Thursday, November 8, 2007

News tips

Some things to keep in mind as you put your series together:

• Incidence is not a synonym for prevalence. The incidence of autism may change from year to year, and quarter to quarter, but there is no evidence the true prevalence has changed at all.

• Vaccinations have contributed greatly to public health, and saved untold numbers of lives. But unsubstantiated tales that vaccines cause autism needlessly scare parents, and as a result, doctors are seeing a resurgence in once rare diseases such as mumps and whooping cough. One-sided and misleading stories about vaccines scare parents into not vaccinating their children, and contribute to more needless death and injury. KOMU's responsibility goes beyond merely getting facts straight - it also needs to take a stand in favor of evidence-based medicine, and even more importantly, public health.

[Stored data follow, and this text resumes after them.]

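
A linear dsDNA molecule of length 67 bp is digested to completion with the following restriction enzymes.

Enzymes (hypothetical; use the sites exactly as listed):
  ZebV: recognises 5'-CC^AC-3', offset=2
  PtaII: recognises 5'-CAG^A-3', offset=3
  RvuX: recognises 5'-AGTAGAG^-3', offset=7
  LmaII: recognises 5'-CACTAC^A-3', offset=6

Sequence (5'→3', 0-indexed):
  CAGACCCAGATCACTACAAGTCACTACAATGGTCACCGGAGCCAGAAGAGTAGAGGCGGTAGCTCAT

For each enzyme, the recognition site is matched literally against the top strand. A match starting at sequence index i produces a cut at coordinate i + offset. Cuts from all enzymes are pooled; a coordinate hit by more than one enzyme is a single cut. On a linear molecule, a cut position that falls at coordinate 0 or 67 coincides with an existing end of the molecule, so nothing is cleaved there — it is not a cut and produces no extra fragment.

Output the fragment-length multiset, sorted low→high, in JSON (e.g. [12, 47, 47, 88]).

Scan for sites:
  ZebV (CCAC, off=2): no sites
  PtaII CAGA/3: at [0, 6, 42] ⇒ [3, 9, 45]
  RvuX AGTAGAG/7: at [48] ⇒ [55]
  LmaII CACTACA/6: at [11, 21] ⇒ [17, 27]

All cut coordinates (distinct, sorted): [3, 9, 17, 27, 45, 55]

Fragments:
  [0,3): 3 bp
  [3,9): 6 bp
  [9,17): 8 bp
  [17,27): 10 bp
  [27,45): 18 bp
  [45,55): 10 bp
  [55,67): 12 bp

[3,6,8,10,10,12,18]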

• Just because something is said to be "controversial" does not mean it has equal standing with an opposing point of view. White supremacy, holocaust denial, and creationism are also contoversial. They are also without factual basis. Tell your story accurately and without ambiguity.

• There is no good reason to believe vaccines cause autism, and no credible mechanism by which vaccines could cause autism. It doesn't matter that some parents "feel" the opposite is true. The plural of anecdote is not data.

• Just because someone has "MD" after his name doesn't mean he knows what he's talking about. The gold standard in science is peer review, not talking to a camera. There is no credible peer reviewed science that establishes a causal connection between vaccines and autism.